Count the number of overlapping fragments.
Usage
getFragmentOverlaps(
x,
barcodes = NULL,
regionsToExclude = GRanges(c("M", "chrM", "MT", "X", "Y", "chrX", "chrY"), IRanges(1L,
width = 10^8)),
minFrags = 500L,
uniqueFrags = TRUE,
maxFragSize = 1000L,
removeHighOverlapSites = TRUE,
fullInMemory = FALSE,
BPPARAM = NULL,
verbose = TRUE,
ret = c("stats", "loci", "coverages")
)
Arguments
- x
The path to a fragments file, or a GRanges object containing the fragments (with the `name` column containing the barcode, and optionally the `score` column containing the count).
- barcodes
Optional character vector of cell barcodes to consider
- regionsToExclude
A GRanges of regions to exclude. As per the original Amulet method, we recommend excluding repeats, as well as sex and mitochondrial chromosomes.
- minFrags
Minimum number of fragments for a barcode to be considered. If `uniqueFrags=TRUE`, this is the minimum number of unique fragments.
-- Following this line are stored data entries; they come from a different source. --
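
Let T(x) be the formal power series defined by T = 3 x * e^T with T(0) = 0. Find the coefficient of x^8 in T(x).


Apply the Lagrange inversion formula: if T = 3 x * phi(T) with phi(t) = e^t, then
[x^n] T = 3^n * (1/n) [t^(n-1)] phi(t)^n = 3^n * (1/n) [t^(n-1)] e^(n t) = 3^n * (1/n) * n^(n-1) / (n-1)! = 3^n * n^(n-1) / n!.
When c = 1 this is the Cayley count of rooted labeled trees on n vertices, divided by n!.
For n = 8: 3^8 * 8^7 / 8! = 6561 * 2097152/40320 = 11943936/35.

11943936/35


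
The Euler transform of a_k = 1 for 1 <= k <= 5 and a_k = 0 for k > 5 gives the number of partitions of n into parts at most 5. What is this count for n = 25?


Partitions of 25 into parts at most 5:
Using generating function (1-x)^(-1)(1-x^2)^(-1)...(1-x^5)^(-1),
the coefficient of x^25 = 377

377


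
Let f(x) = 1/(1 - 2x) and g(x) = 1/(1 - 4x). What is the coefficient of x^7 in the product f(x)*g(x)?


The coefficient of x^n in f*g is the Cauchy product: sum_{k=0}^{n} a^k * b^(n-k).
With a=2, b=4, n=7:
sum_{k=0}^{7} 2^k * 4^(7-k)
= 32640

32640


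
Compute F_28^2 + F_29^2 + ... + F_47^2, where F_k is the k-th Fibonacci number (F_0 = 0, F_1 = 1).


There is a standard identity sum_{k=0}^{N} F_k^2 = F_N * F_{N+1} (proved inductively from the telescoping relation F_k^2 = F_k F_{k+1} - F_{k-1} F_k). Then
sum_{k=28}^{47} F_k^2 = F_47 F_48 - F_27 F_28.
Computing: F_47 = 2971215073, F_48 = 4807526976, F_27 = 196418, F_28 = 317811.
Sum = 2971215073 * 4807526976 - 196418 * 317811 = 14284196552521508250.

14284196552521508250


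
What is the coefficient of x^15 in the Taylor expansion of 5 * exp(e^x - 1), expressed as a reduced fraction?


exp(e^x - 1) = sum_{k>=0} Bell_k x^k / k!, where Bell_k is the k-th Bell number.
So the coefficient of x^15 is 5 * Bell_15 / 15!.
Computing: Bell_15 = 1382958545 and 15! = 1307674368000, giving
5 * 1382958545/1307674368000 = 276591709/52306974720.

276591709/52306974720


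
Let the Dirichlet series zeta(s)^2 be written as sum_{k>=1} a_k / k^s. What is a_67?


The Dirichlet convolution of the constant function 1 with itself gives (1 * 1)(k) = sum_{d | k} 1 = d(k), the number of positive divisors of k.
Since zeta(s) = sum_{k>=1} 1/k^s, we have zeta(s)^2 = sum_{k>=1} d(k)/k^s, so a_k = d(k).
For k = 67: the divisors are 1, 67.
Count = 2.

2


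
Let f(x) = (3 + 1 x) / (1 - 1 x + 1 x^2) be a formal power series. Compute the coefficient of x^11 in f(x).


Write f(x) = sum_{k>=0} a_k x^k. Multiplying both sides by 1 - 1 x + 1 x^2 gives
(1 - 1 x + 1 x^2) sum_{k>=0} a_k x^k = 3 + 1 x.
Matching coefficients:
 x^0: a_0 = 3
 x^1: a_1 - 1 a_0 = 1  =>  a_1 = 1*3 + 1 = 4
 x^k (k >= 2): a_k = 1 a_{k-1} - 1 a_{k-2}.
Iterating: a_2 = 1, a_3 = -3, a_4 = -4, a_5 = -1, a_6 = 3, a_7 = 4, a_8 = 1, a_9 = -3, a_10 = -4, a_11 = -1.
So the coefficient of x^11 is -1.

-1


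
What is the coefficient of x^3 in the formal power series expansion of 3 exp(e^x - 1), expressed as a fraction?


exp(e^x - 1) is the exponential generating function for the Bell numbers Bell_k: exp(e^x - 1) = sum_{k>=0} Bell_k x^k / k!.
So the coefficient of x^3 in 3 exp(e^x - 1) is 3 Bell_3 / 3!.
Computing: Bell_3 = 5 and 3! = 6, giving
3 * 5/6 = 5/2.

5/2


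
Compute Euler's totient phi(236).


phi(n) counts integers in [1, n] coprime to n. Using the multiplicative formula phi(n) = n * prod_{p | n} (1 - 1/p):
236 = 2^2 * 59, so
phi(236) = 236 * (1 - 1/2) * (1 - 1/59) = 116.

116


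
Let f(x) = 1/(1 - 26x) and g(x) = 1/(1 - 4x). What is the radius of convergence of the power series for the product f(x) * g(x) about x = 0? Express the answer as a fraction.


The radius of 1/(1 - 26x) is 1/26 (nearest singularity at x = 1/26), and the radius of 1/(1 - 4x) is 1/4.
The product f(x)*g(x) = 1/((1 - 26x)(1 - 4x)) has singularities at both 1/26 and 1/4, so its radius of convergence is the distance to the nearest one:
min(1/26, 1/4) = 1/26.

1/26


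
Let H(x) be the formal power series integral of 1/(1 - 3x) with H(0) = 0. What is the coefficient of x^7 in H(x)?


1/(1 - 3x) = sum_{k>=0} 3^k x^k. Integrating termwise with H(0) = 0:
H(x) = sum_{k>=0} 3^k x^(k+1) / (k+1) = sum_{m>=1} 3^(m-1) x^m / m.
For m = 7: 3^6/7 = 729/7 = 729/7.

729/7


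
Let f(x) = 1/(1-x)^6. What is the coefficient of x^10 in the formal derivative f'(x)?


Differentiate: d/dx [ 1/(1-x)^r ] = r / (1-x)^(r+1).
Here r = 6, so f'(x) = 6 / (1-x)^7.
The expansion of 1/(1-x)^(r+1) has coefficient of x^n equal to C(n+r, r).
So the coefficient of x^10 in f'(x) is
6 * C(16, 6) = 6 * 8008 = 48048

48048


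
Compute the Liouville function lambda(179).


The Liouville function is lambda(k) = (-1)^Omega(k), where Omega(k) counts the prime factors of k with multiplicity.
Factoring: 179 = 179, so Omega(179) = 1.
lambda(179) = (-1)^1 = -1.

-1


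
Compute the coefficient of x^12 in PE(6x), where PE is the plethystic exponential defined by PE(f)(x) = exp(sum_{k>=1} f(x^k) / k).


With f(x) = 6x, the exponent is sum_{k>=1} 6 x^k / k = 6 * (-ln(1 - x)). Exponentiating:
PE(6x) = exp(-6 ln(1 - x)) = 1/(1 - x)^6.
By the negative binomial expansion, [x^n] 1/(1 - x)^6 = C(n + 5, 5).
For n = 12: C(17, 5) = 6188.

6188


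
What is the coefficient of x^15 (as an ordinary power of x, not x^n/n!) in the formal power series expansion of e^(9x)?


The exponential series is e^y = sum_{k>=0} y^k / k!. Substituting y = 9x gives
e^(9x) = sum_{k>=0} 9^k x^k / k!.
So the coefficient of x^n is a^n/n! with a = 9, n = 15:
9^15 / 15! = 205891132094649/1307674368000 = 282429536481/1793792000

282429536481/1793792000


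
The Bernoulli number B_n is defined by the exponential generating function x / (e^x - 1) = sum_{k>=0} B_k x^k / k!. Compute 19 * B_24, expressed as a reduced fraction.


Bernoulli numbers can also be computed recursively via B_0 = 1 and sum_{j=0}^{m} C(m+1, j) B_j = 0 for m >= 1. Odd-index Bernoulli numbers vanish for k >= 3.
Computing B_24 = -236364091/2730, so 19 * B_24 = 19 * -236364091/2730 = -4490917729/2730.

-4490917729/2730


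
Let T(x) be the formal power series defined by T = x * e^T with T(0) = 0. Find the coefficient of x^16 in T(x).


Apply the Lagrange inversion formula: if T = x * phi(T) with phi(t) = e^t, then
[x^n] T = (1/n) [t^(n-1)] phi(t)^n = (1/n) [t^(n-1)] e^(n t) = (1/n) * n^(n-1) / (n-1)! = n^(n-1) / n!.
When c = 1 this is the Cayley count of rooted labeled trees on n vertices, divided by n!.
For n = 16: 16^15 / 16! = 1152921504606846976/20922789888000 = 35184372088832/638512875.

35184372088832/638512875


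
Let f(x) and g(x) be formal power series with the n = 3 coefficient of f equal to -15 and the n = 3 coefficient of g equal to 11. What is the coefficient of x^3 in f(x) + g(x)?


Addition of formal power series is termwise.
The coefficient of x^3 in f + g = -15 + 11
= -4

-4


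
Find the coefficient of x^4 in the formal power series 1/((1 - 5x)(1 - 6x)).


By partial fractions or Cauchy convolution:
The coefficient equals sum_{k=0}^{4} 5^k * 6^(4-k).
= 4651

4651


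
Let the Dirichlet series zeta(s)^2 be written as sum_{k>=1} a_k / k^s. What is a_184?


The Dirichlet convolution of the constant function 1 with itself gives (1 * 1)(k) = sum_{d | k} 1 = d(k), the number of positive divisors of k.
Since zeta(s) = sum_{k>=1} 1/k^s, we have zeta(s)^2 = sum_{k>=1} d(k)/k^s, so a_k = d(k).
For k = 184: the divisors are 1, 2, 4, 8, 23, 46, 92, 184.
Count = 8.

8


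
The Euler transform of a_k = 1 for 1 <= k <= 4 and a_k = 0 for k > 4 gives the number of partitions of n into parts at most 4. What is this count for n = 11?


Partitions of 11 into parts at most 4:
Using generating function (1-x)^(-1)(1-x^2)^(-1)...(1-x^4)^(-1),
the coefficient of x^11 = 27

27


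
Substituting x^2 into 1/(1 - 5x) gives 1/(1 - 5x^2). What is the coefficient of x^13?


Since 1/(1 - 5x^2) only has even powers of x,
the coefficient of x^13 (odd) is 0.

0


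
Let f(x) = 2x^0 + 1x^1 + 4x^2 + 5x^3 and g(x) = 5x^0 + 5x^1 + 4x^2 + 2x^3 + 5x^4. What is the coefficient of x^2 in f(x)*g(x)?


Cauchy product at x^2:
2*4 + 1*5 + 4*5
= 33

33


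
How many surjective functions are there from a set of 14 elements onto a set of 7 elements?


By inclusion-exclusion on which target elements are missed, the number of surjections from an n-set onto a k-set is
surj(n, k) = sum_{j=0}^{k} (-1)^j C(k, j) (k - j)^n.
Equivalently surj(n, k) = k! * S(n, k), where S(n, k) is the Stirling number of the second kind.
For n = 14, k = 7:
S(14, 7) = 49329280, so
surj = 7! * 49329280 = 5040 * 49329280 = 248619571200.

248619571200


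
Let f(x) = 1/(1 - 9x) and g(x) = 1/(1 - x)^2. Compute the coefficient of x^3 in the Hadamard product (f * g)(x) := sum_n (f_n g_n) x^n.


f has coefficients f_k = 9^k. For g = 1/(1 - x)^2 the coefficient is g_k = C(k + 1, 1) = k + 1. The Hadamard coefficient is (f * g)_k = 9^k * (k + 1).
For k = 3: 9^3 * 4 = 729 * 4 = 2916.

2916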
Ignored if `barcodes` is given.
- uniqueFrags
Logical; whether to use only unique fragments.
- maxFragSize
Integer indicating the maximum fragment size to consider
- removeHighOverlapSites
Logical; whether to remove sites that have more than two reads in unexpectedly many cells.
- fullInMemory
Logical; whether to process all chromosomes together. This will speed up the process but at the cost of a very high memory consumption (as all fragments will be loaded in memory). This is anyway the default mode when `x` is not Tabix-indexed.
- BPPARAM
A `BiocParallel` parameter object for multithreading. Note that multithreading will increase the memory usage.
- verbose
Logical; whether to print progress messages.
- ret
What to return, either barcode 'stats' (default), 'loci', or 'coverages'.
Details
When used on normal (or compressed) fragment files, this implementation is relatively fast (except for reading in the data) but it has a large memory footprint since the overlaps are performed in memory. It is therefore recommended to compress the fragment files using bgzip and index them with Tabix; in this case each chromosome will be read and processed separately, leading to a considerably lower memory footprint.